Technology in the web is forever changing and shifting, in different directions at random paces. So becoming too attached to one framework/library/stack is very dangerous. Think for a second, how often do see job/career opportunities for MooTools loyalist? Exactly, most of you reading this probably have no idea what this JS framework even is! So for the unfortunate group that tied their career to this framework wholeheartedly, it was difficult to transition and possibly ended them once the industry moved on.
As an option to not be too worried about this, Web Components are a great choice. They’re independent, works well with other frameworks, and can stand alone very well. However, there are some things to know when building that’ll make you’ll life much easier.
Start With A Framework
Building web components from scratch is hard! There is a lot that goes into building a fully functioning and stable suite of web components. To the point where it really tests your skills as a developer and your understanding of the lifecycle of JS. So using a framework like Stencil or Slim is your best bet. They are both lightweight and do a good job of getting you a solid starting point for what you need.
Build With Intention
Working with web components with the intent for scalability brings a different approach than most are used to. Many developers have an idea of what building “dumb” components mean, but most don’t understand it. This is why building with intent is important. The components you build here aren’t meant to contain logic, manage state, or rely on another component/util to function. Keep it straight to the point, simple, and solving a clear need.
Keeping it short and sweet, your components should not have any connections outside of the component itself.
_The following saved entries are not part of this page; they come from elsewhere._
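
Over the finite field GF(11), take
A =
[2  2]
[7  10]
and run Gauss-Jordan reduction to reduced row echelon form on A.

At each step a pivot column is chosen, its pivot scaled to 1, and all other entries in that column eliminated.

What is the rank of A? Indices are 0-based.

step 1: normalize row 0 (÷2) = (1, 1)
  row 1: subtract 7×row0 = (0, 3)
step 2: normalize row 1 (÷3) = (0, 1)
  row 0: subtract 1×row1 = (1, 0)

rank = 2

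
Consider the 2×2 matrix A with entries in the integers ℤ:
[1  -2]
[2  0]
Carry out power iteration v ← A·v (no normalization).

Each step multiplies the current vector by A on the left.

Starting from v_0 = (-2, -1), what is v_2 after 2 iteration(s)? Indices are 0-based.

v_2 = (8, 0)

v_0 = (-2, -1).
v_1 = A·v_0 = (0, -4).
v_2 = A·v_1 = (8, 0).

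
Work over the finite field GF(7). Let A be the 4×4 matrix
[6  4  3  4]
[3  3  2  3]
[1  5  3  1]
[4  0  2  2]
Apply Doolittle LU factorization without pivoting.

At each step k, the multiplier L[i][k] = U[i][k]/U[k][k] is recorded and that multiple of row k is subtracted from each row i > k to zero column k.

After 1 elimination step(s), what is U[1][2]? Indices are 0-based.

k=0: U[0][0]=6
  eliminate (1,0): mult=4, new row 1: (0, 1, 4, 1); set L[1][0]=4
  eliminate (2,0): mult=6, new row 2: (0, 2, 6, 5); set L[2][0]=6
  eliminate (3,0): mult=3, new row 3: (0, 2, 0, 4); set L[3][0]=3

U[1][2] = 4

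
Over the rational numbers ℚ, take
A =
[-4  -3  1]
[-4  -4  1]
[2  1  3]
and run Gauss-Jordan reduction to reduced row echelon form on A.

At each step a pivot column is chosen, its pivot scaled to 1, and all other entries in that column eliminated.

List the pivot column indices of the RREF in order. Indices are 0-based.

pivot columns: 0, 1, 2

pivot(0,0)=-4: scale R0 → (1, 3/4, -1/4)
  clear (1,0): R1 −= (-4)R0 → (0, -1, 0)
  clear (2,0): R2 −= (2)R0 → (0, -1/2, 7/2)
pivot(1,1)=-1: scale R1 → (0, 1, 0)
  clear (0,1): R0 −= (3/4)R1 → (1, 0, -1/4)
  clear (2,1): R2 −= (-1/2)R1 → (0, 0, 7/2)
pivot(2,2)=7/2: scale R2 → (0, 0, 1)
  clear (0,2): R0 −= (-1/4)R2 → (1, 0, 0)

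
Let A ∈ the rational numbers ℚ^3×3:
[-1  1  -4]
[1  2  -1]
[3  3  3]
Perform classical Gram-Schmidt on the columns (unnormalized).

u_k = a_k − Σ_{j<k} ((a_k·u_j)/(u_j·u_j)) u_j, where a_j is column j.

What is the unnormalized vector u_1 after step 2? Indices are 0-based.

u_1 = (21/11, 12/11, 3/11)

Step 1: u_0 = a_0 = (-1, 1, 3).
Step 2: u_1 = a_1 − (10/11)·u_0 = (21/11, 12/11, 3/11).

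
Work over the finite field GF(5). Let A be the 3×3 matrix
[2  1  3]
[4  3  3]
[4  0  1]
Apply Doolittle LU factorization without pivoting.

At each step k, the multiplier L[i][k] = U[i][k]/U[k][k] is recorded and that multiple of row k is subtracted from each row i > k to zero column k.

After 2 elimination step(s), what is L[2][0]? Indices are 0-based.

[col 0] pivot 2
  R1 -= 2*R0 → (0, 1, 2)  (L[1][0] := 2)
  R2 -= 2*R0 → (0, 3, 0)  (L[2][0] := 2)
[col 1] pivot 1
  R2 -= 3*R1 → (0, 0, 4)  (L[2][1] := 3)

L[2][0] = 2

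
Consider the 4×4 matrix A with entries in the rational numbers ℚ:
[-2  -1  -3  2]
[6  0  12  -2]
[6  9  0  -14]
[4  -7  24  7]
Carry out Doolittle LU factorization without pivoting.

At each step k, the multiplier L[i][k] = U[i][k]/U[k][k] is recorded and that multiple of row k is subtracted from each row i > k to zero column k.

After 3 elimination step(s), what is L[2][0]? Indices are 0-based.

[col 0] pivot -2
  R1 -= -3*R0 → (0, -3, 3, 4)  (L[1][0] := -3)
  R2 -= -3*R0 → (0, 6, -9, -8)  (L[2][0] := -3)
  R3 -= -2*R0 → (0, -9, 18, 11)  (L[3][0] := -2)
[col 1] pivot -3
  R2 -= -2*R1 → (0, 0, -3, 0)  (L[2][1] := -2)
  R3 -= 3*R1 → (0, 0, 9, -1)  (L[3][1] := 3)
[col 2] pivot -3
  R3 -= -3*R2 → (0, 0, 0, -1)  (L[3][2] := -3)

L[2][0] = -3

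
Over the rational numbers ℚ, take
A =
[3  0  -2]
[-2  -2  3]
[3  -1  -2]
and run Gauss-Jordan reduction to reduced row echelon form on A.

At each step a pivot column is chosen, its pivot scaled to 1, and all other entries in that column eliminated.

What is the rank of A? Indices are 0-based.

rank = 3

pivot(0,0)=3: scale R0 → (1, 0, -2/3)
  clear (1,0): R1 −= (-2)R0 → (0, -2, 5/3)
  clear (2,0): R2 −= (3)R0 → (0, -1, 0)
pivot(1,1)=-2: scale R1 → (0, 1, -5/6)
  clear (2,1): R2 −= (-1)R1 → (0, 0, -5/6)
pivot(2,2)=-5/6: scale R2 → (0, 0, 1)
  clear (0,2): R0 −= (-2/3)R2 → (1, 0, 0)
  clear (1,2): R1 −= (-5/6)R2 → (0, 1, 0)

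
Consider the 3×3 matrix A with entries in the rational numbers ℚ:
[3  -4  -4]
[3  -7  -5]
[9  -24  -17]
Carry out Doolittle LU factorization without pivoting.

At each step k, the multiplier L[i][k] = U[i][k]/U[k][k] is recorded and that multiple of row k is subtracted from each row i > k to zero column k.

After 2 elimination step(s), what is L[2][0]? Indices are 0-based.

Step 1: pivot at (0,0) is 3.
  row1 ← row1 − (1)·row0  ⇒  L[1][0]=1, U row1=(0, -3, -1)
  row2 ← row2 − (3)·row0  ⇒  L[2][0]=3, U row2=(0, -12, -5)
Step 2: pivot at (1,1) is -3.
  row2 ← row2 − (4)·row1  ⇒  L[2][1]=4, U row2=(0, 0, -1)

L[2][0] = 3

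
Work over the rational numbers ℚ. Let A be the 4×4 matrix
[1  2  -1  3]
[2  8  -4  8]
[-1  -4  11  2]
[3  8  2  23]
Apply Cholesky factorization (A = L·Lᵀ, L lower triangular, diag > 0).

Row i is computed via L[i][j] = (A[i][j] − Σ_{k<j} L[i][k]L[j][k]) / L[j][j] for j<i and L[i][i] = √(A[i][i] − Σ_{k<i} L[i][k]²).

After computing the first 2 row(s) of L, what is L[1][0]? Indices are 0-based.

Step 1: L[0][0] = √(1) = 1.
  L[1][0] = (2) / L[0][0] = 2.
Step 2: L[1][1] = √(4) = 2.

L[1][0] = 2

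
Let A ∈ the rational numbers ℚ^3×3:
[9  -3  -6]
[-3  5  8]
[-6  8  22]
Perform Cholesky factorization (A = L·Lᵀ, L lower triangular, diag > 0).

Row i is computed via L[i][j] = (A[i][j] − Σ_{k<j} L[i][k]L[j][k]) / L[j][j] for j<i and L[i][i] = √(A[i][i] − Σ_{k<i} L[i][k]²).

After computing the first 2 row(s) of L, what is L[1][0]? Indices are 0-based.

Step 1: L[0][0] = √(9) = 3.
  L[1][0] = (-3) / L[0][0] = -1.
Step 2: L[1][1] = √(4) = 2.

L[1][0] = -1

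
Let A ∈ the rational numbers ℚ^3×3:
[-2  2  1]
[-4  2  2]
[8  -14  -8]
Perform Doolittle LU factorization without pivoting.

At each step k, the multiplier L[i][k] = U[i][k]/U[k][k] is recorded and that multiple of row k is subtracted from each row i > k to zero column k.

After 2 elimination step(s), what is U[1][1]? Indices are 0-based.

U[1][1] = -2

Step 1: pivot at (0,0) is -2.
  row1 ← row1 − (2)·row0  ⇒  L[1][0]=2, U row1=(0, -2, 0)
  row2 ← row2 − (-4)·row0  ⇒  L[2][0]=-4, U row2=(0, -6, -4)
Step 2: pivot at (1,1) is -2.
  row2 ← row2 − (3)·row1  ⇒  L[2][1]=3, U row2=(0, 0, -4)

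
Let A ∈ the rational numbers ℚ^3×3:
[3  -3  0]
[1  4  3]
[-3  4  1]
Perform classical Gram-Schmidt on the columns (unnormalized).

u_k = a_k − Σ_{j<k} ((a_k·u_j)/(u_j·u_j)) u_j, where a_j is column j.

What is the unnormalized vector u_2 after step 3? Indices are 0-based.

u_2 = (48/245, -9/245, 9/49)

Step 1: u_0 = a_0 = (3, 1, -3).
Step 2: u_1 = a_1 − (-17/19)·u_0 = (-6/19, 93/19, 25/19).
Step 3: u_2 = a_2 − (0)·u_0 − (152/245)·u_1 = (48/245, -9/245, 9/49).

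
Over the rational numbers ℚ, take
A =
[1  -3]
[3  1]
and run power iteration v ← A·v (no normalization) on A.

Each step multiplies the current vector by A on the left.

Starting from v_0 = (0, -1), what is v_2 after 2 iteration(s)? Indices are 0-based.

v_2 = (6, 8)

v_0 = (0, -1).
v_1 = A·v_0 = (3, -1).
v_2 = A·v_1 = (6, 8).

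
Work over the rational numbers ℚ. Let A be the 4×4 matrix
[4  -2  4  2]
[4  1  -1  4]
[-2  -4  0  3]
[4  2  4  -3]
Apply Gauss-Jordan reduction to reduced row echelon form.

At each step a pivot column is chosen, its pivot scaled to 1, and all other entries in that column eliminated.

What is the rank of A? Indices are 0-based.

rank = 4

step 1: normalize row 0 (÷4) = (1, -1/2, 1, 1/2)
  row 1: subtract 4×row0 = (0, 3, -5, 2)
  row 2: subtract -2×row0 = (0, -5, 2, 4)
  row 3: subtract 4×row0 = (0, 4, 0, -5)
step 2: normalize row 1 (÷3) = (0, 1, -5/3, 2/3)
  row 0: subtract -1/2×row1 = (1, 0, 1/6, 5/6)
  row 2: subtract -5×row1 = (0, 0, -19/3, 22/3)
  row 3: subtract 4×row1 = (0, 0, 20/3, -23/3)
step 3: normalize row 2 (÷-19/3) = (0, 0, 1, -22/19)
  row 0: subtract 1/6×row2 = (1, 0, 0, 39/38)
  row 1: subtract -5/3×row2 = (0, 1, 0, -24/19)
  row 3: subtract 20/3×row2 = (0, 0, 0, 1/19)
step 4: normalize row 3 (÷1/19) = (0, 0, 0, 1)
  row 0: subtract 39/38×row3 = (1, 0, 0, 0)
  row 1: subtract -24/19×row3 = (0, 1, 0, 0)
  row 2: subtract -22/19×row3 = (0, 0, 1, 0)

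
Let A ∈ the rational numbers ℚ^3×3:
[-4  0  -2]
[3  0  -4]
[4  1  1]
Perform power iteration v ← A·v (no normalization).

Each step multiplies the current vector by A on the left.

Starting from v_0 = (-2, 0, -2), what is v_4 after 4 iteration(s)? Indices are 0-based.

v_4 = (-136, 80, -112)

v_0 = (-2, 0, -2).
v_1 = A·v_0 = (12, 2, -10).
v_2 = A·v_1 = (-28, 76, 40).
v_3 = A·v_2 = (32, -244, 4).
v_4 = A·v_3 = (-136, 80, -112).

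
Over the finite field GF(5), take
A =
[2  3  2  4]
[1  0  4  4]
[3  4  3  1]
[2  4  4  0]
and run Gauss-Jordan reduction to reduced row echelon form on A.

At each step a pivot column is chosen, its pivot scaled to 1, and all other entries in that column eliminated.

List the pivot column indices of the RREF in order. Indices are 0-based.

pivot columns: 0, 1, 2, 3

step 1: normalize row 0 (÷2) = (1, 4, 1, 2)
  row 1: subtract 1×row0 = (0, 1, 3, 2)
  row 2: subtract 3×row0 = (0, 2, 0, 0)
  row 3: subtract 2×row0 = (0, 1, 2, 1)
step 2: normalize row 1 (÷1) = (0, 1, 3, 2)
  row 0: subtract 4×row1 = (1, 0, 4, 4)
  row 2: subtract 2×row1 = (0, 0, 4, 1)
  row 3: subtract 1×row1 = (0, 0, 4, 4)
step 3: normalize row 2 (÷4) = (0, 0, 1, 4)
  row 0: subtract 4×row2 = (1, 0, 0, 3)
  row 1: subtract 3×row2 = (0, 1, 0, 0)
  row 3: subtract 4×row2 = (0, 0, 0, 3)
step 4: normalize row 3 (÷3) = (0, 0, 0, 1)
  row 0: subtract 3×row3 = (1, 0, 0, 0)
  row 2: subtract 4×row3 = (0, 0, 1, 0)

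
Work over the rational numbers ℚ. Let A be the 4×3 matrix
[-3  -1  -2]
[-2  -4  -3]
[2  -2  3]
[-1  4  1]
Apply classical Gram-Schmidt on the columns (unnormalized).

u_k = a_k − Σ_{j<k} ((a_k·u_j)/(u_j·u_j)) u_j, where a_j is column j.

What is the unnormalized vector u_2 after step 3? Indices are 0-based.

u_2 = (70/73, -125/657, 1115/657, 590/657)

Step 1: u_0 = a_0 = (-3, -2, 2, -1).
Step 2: u_1 = a_1 − (1/6)·u_0 = (-1/2, -11/3, -7/3, 25/6).
Step 3: u_2 = a_2 − (17/18)·u_0 − (55/219)·u_1 = (70/73, -125/657, 1115/657, 590/657).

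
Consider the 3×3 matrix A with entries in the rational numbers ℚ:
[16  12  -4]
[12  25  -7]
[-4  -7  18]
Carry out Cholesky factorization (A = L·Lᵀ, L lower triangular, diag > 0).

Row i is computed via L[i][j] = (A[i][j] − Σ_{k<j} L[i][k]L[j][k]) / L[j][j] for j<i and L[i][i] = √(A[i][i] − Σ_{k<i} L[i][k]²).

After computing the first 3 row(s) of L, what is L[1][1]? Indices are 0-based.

Step 1: L[0][0] = √(16) = 4.
  L[1][0] = (12) / L[0][0] = 3.
Step 2: L[1][1] = √(16) = 4.
  L[2][0] = (-4) / L[0][0] = -1.
  L[2][1] = (-4) / L[1][1] = -1.
Step 3: L[2][2] = √(16) = 4.

L[1][1] = 4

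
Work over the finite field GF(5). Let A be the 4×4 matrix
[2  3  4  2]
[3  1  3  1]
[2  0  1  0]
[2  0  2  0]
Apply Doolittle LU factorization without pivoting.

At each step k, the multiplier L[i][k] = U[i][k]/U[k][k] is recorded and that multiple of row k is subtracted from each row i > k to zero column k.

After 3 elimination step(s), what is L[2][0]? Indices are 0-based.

L[2][0] = 1

[col 0] pivot 2
  R1 -= 4*R0 → (0, 4, 2, 3)  (L[1][0] := 4)
  R2 -= 1*R0 → (0, 2, 2, 3)  (L[2][0] := 1)
  R3 -= 1*R0 → (0, 2, 3, 3)  (L[3][0] := 1)
[col 1] pivot 4
  R2 -= 3*R1 → (0, 0, 1, 4)  (L[2][1] := 3)
  R3 -= 3*R1 → (0, 0, 2, 4)  (L[3][1] := 3)
[col 2] pivot 1
  R3 -= 2*R2 → (0, 0, 0, 1)  (L[3][2] := 2)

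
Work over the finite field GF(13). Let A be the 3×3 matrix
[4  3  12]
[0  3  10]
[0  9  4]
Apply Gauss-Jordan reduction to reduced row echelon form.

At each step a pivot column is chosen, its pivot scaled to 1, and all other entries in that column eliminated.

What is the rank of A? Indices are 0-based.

step 1: normalize row 0 (÷4) = (1, 4, 3)
step 2: normalize row 1 (÷3) = (0, 1, 12)
  row 0: subtract 4×row1 = (1, 0, 7)
  row 2: subtract 9×row1 = (0, 0, 0)
skip col 2 (zero from row 2)

rank = 2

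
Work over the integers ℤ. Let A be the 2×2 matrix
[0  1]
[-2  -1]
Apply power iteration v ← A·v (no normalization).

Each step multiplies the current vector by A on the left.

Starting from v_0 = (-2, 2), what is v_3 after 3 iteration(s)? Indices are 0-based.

v_3 = (-6, 2)

v_0 = (-2, 2).
v_1 = A·v_0 = (2, 2).
v_2 = A·v_1 = (2, -6).
v_3 = A·v_2 = (-6, 2).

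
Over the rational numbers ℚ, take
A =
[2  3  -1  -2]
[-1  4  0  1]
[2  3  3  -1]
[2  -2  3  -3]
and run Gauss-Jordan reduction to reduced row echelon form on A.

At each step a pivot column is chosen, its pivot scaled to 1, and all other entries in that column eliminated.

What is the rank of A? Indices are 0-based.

[1] R0 /= 2  ⇒  (1, 3/2, -1/2, -1)
     R1 -= -1·R0  ⇒  (0, 11/2, -1/2, 0)
     R2 -= 2·R0  ⇒  (0, 0, 4, 1)
     R3 -= 2·R0  ⇒  (0, -5, 4, -1)
[2] R1 /= 11/2  ⇒  (0, 1, -1/11, 0)
     R0 -= 3/2·R1  ⇒  (1, 0, -4/11, -1)
     R3 -= -5·R1  ⇒  (0, 0, 39/11, -1)
[3] R2 /= 4  ⇒  (0, 0, 1, 1/4)
     R0 -= -4/11·R2  ⇒  (1, 0, 0, -10/11)
     R1 -= -1/11·R2  ⇒  (0, 1, 0, 1/44)
     R3 -= 39/11·R2  ⇒  (0, 0, 0, -83/44)
[4] R3 /= -83/44  ⇒  (0, 0, 0, 1)
     R0 -= -10/11·R3  ⇒  (1, 0, 0, 0)
     R1 -= 1/44·R3  ⇒  (0, 1, 0, 0)
     R2 -= 1/4·R3  ⇒  (0, 0, 1, 0)

rank = 4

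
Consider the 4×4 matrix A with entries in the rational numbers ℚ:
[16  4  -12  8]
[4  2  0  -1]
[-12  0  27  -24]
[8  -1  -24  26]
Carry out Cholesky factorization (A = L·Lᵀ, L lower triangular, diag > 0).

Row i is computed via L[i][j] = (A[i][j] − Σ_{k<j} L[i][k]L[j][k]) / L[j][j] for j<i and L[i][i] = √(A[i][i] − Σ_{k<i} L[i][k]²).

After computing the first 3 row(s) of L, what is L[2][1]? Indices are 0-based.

L[2][1] = 3

Step 1: L[0][0] = √(16) = 4.
  L[1][0] = (4) / L[0][0] = 1.
Step 2: L[1][1] = √(1) = 1.
  L[2][0] = (-12) / L[0][0] = -3.
  L[2][1] = (3) / L[1][1] = 3.
Step 3: L[2][2] = √(9) = 3.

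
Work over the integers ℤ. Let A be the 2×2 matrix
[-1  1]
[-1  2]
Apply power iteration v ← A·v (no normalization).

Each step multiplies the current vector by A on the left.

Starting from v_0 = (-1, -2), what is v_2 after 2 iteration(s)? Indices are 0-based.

v_0 = (-1, -2).
v_1 = A·v_0 = (-1, -3).
v_2 = A·v_1 = (-2, -5).

v_2 = (-2, -5)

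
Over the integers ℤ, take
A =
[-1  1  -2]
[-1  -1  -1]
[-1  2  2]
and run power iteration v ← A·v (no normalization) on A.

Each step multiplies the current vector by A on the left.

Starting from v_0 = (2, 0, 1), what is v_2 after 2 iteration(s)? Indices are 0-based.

v_0 = (2, 0, 1).
v_1 = A·v_0 = (-4, -3, 0).
v_2 = A·v_1 = (1, 7, -2).

v_2 = (1, 7, -2)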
Having any outside dependency(library, util, another component, etc.) will add a layer of complexity and make your component’s functionality depends on the stability of said outside resource. This is never a good idea when building something for the future, and easy integration with frameworks/libraries.
Understand One Way Data
Having a full handle on how data is transferred from component to component is critical to ensure a healthy application. This is key to remove unneeded, and redundant, life cycle events that can cause flickers or
Maximum call stack errors. One way data binding is the core of what you want to do with your web components, however, it doesn’t stop the possibility of the issue popping up in the console if done wrong. So taking the time to make sure your data is only doing what it needs to do when values actually change is key.